Kazan Cathedral, St. Petersburg, Russia

I felt sanctity in this church. I enjoyed the long line of worshippers waiting  to kiss the icon of the Mother and Child.  I liked the quiet ones standing prayerfully before other icons.   I believe that the more a church becomes a place of tourism, state functions and ‘spiritual consumerism’, the less it expresses a special wavelength of "worship”.  It’s never extinguished but the ‘noise’ makes it that much harder to hear the ‘wee small voice’.

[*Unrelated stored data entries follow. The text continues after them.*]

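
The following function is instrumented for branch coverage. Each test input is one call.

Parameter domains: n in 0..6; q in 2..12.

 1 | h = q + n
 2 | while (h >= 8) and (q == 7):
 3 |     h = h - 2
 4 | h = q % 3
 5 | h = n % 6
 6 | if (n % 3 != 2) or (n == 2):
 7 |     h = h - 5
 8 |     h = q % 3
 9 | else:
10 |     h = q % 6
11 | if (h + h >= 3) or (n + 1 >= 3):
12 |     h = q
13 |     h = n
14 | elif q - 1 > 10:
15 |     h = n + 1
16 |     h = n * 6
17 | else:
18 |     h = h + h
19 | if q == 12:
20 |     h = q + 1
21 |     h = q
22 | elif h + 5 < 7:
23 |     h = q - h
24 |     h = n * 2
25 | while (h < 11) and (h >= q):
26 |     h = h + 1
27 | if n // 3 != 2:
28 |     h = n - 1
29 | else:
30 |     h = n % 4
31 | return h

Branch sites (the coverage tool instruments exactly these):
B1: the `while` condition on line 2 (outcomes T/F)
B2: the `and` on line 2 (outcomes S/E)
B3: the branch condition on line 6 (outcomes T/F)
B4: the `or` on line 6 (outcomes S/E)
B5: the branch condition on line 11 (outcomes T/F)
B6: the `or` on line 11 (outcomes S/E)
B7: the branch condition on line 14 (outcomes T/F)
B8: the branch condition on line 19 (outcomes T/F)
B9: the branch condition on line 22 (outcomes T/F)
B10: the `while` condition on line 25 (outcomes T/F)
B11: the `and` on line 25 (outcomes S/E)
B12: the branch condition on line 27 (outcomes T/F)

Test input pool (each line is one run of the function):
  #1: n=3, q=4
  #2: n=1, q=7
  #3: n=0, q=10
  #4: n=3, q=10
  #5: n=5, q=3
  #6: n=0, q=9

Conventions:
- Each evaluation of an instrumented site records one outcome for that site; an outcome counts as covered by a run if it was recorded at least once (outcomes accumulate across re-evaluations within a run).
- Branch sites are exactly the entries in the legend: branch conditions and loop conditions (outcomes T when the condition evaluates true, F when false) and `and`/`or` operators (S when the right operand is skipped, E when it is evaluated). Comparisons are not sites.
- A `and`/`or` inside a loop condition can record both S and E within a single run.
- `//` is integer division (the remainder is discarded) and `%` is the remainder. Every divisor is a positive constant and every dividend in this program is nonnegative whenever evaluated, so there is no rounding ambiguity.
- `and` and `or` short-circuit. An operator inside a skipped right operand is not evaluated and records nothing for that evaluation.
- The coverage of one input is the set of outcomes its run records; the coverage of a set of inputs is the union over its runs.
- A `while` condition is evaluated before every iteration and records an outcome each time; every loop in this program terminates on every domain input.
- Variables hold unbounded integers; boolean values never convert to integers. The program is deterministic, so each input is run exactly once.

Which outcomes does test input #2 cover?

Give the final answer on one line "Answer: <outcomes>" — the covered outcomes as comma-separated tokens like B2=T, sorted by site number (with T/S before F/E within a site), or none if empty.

Tracing the run of input #2 (n=1, q=7):
  B2->E, B1->T, B2->S, B1->F, B4->S, B3->T, B6->E, B5->F, B7->F, B8->F
  B9->F, B11->E, B10->F, B12->T
distinct outcomes covered: B1=T, B1=F, B2=S, B2=E, B3=T, B4=S, B5=F, B6=E, B7=F, B8=F, B9=F, B10=F, B11=E, B12=T

Answer: B1=T, B1=F, B2=S, B2=E, B3=T, B4=S, B5=F, B6=E, B7=F, B8=F, B9=F, B10=F, B11=E, B12=T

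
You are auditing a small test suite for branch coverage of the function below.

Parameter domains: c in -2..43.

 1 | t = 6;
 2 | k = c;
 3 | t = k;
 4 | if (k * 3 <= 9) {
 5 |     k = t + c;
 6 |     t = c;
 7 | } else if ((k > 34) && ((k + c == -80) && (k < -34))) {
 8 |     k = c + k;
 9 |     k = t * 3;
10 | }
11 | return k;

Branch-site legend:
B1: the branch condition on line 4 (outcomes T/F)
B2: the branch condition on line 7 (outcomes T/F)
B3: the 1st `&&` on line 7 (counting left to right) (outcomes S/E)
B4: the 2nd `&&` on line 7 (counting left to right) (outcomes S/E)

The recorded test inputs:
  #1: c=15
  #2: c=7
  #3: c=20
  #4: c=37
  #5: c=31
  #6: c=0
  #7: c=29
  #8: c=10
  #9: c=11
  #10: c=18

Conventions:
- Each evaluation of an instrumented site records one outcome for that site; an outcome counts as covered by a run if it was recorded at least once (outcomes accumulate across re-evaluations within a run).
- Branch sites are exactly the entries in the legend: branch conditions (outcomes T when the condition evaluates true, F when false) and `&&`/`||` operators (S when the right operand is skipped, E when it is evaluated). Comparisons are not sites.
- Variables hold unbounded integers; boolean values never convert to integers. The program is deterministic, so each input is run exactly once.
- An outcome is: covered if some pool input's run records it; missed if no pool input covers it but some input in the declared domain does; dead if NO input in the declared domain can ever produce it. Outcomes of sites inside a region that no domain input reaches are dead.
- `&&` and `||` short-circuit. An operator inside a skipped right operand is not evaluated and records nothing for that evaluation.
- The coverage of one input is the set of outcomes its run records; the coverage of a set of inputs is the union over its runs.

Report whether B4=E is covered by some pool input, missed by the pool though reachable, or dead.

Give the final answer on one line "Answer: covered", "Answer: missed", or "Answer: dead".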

Worship is a celebration of the highest whereas  consumerism is of this world. Each has it’s place. There is merit even for the church.  But I’d rather there were times, as at a swimming pool, for ‘water polo events' or those who just like visit swimmings pools just to 'look',   and those who ‘love to swim’ and those who really like to 'dive into the deep end.' 
This feeling or intuition I so enjoy experiencing in churches is like a celestial spiritual sound my own soul seems tuned to. Naturally I feel the same elsewhere such as  at beautiful places in nature, especially near dawn.    At such times I experience a sense of awe.  
To those who don't experience this I expect it must be a bit like missing a colour in the spectrum.  Unless or until they experience it they don’t really know they’re missing that particular colour of blue. God knows, there’s so much I miss and only learn later.     To me this is all important though.  I liken it to the appreciation a pianist  for their fingers or for the ability to hear the sounds in a symphony.   
Whether I experience this at different times in different churches may just be the product of the group dynamic.  Perhaps there's some collective prayer or worship experience that leads to the 'quantum leap of faith'.  If there are too many people focussed more on the 'gold' than the 'jewels' , it doesn't happen. 
I’d like to think that millions over the hundreds of years worshipping at shrines on the holy ground where they are consecrated pick up some special ‘vibe’ of the human hearts yearning.  I like churches. I feel just visiting churches is good, like drinking cool mountain spring water.
I buy candles and burn them. Mostly I  pray for my parents. I don’t really tend to ‘ancestor worship’ but so often in the quiet and reverence , my thoughts wander to mom and dad, now dead. More and more I find myself wanting to be the man they believed I could be. Often that thought only comes as I light the candle.   I’ve been reciting Psalm 23 more of late too.